Fig. 2. Bone marrow biopsy (A, hematoxylin and eosin stain, ×400) and immunohistiochemical staining results for CD3, CD20 and CD68 (B–D, ×400, respectively). The bone marrow biopsy shows normocellular marrow with diffuse infiltration of CD20-positive neoplastic lymphoid cells (orange arrows) accompanied by an increase of CD68-positive histiocytes with occasional hemophagocytosis (yellow arrows), indicating the presence of B-cell lymphoma associated with hemophagocytic histiocytosis.
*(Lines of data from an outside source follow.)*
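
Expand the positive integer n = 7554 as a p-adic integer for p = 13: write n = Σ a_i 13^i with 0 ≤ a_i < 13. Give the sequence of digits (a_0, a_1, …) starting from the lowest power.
(a_0, a_1, …) = (1, 9, 5, 3)

Repeated division by 13 gives the digits low-to-high: 7554 = 1 + 9·13^1 + 5·13^2 + 3·13^3. Digit sequence: (1, 9, 5, 3).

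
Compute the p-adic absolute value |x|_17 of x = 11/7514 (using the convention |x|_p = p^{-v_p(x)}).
|11/7514|_17 = 289

Step 1 — compute v_17(x) by factoring powers of 17 out of the numerator and denominator: v_17(11/7514) = -2. Step 2 — apply |x|_p = p^{-v_p(x)} = 17^{2} = 289.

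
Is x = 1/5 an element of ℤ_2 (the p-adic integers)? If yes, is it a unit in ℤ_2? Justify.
x ∈ ℤ_2^× (unit); v_2(x) = 0

ℤ_2 = {x ∈ ℚ_2 : v_2(x) ≥ 0} and ℤ_2^× = {x ∈ ℤ_2 : v_2(x) = 0}. Here v_2(1/5) = v_2(num) − v_2(den) = 0; compare against these criteria.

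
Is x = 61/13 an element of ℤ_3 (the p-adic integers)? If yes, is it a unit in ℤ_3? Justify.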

According to the literature, B cell LAHS cases are rather uncommon compared with T- or NK-cell lymphoma cases and the most common type is DLBCL, which occurs in older patients [6,7]. To date, there have been seven reports of large B cell lymphoma initially manifesting in the BM, with consistent clinical features such as occurrence in old age (range, 54–80 yr), non-GC type (six cases), a complex karyotype, aggressive clinical course (four cases died before treatment), and no association with Epstein-Barr virus (EB) infection (all seven cases) [8]. The clinical features of our patient were generally similar to those of the previous cases: a complex karyotype, non-GC type of DLBCL, old age at diagnosis. However, our patient also demonstrated an uncommon clinical feature of B cell LAHS initially manifesting in the BM: a favorable clinical outcome after chemotherapy. Since our patient did not undergo serologic or molecular EBV studies, we could not confirm that EBV infection was not associated with B cell LAHS initially manifesting in the BM, which was suggested by the previous study [8]. Further studies will be required to confirm the clinical features of B cell LAHS initially manifesting in the BM.
In conclusion, we report a rare case of DLBCL-associated hemophagocytic syndrome initially manifesting in the BM and exhibiting a favorable clinical outcome. More extensive studies will be needed to investigate the clinical features of these patients.
Footnotes
This work was supported by the year 2015 clinical research grant from Pusan National University Hospital.
Authors' Disclosures of Potential Conflicts of Interest: No potential conflicts of interest relevant to this article were reported.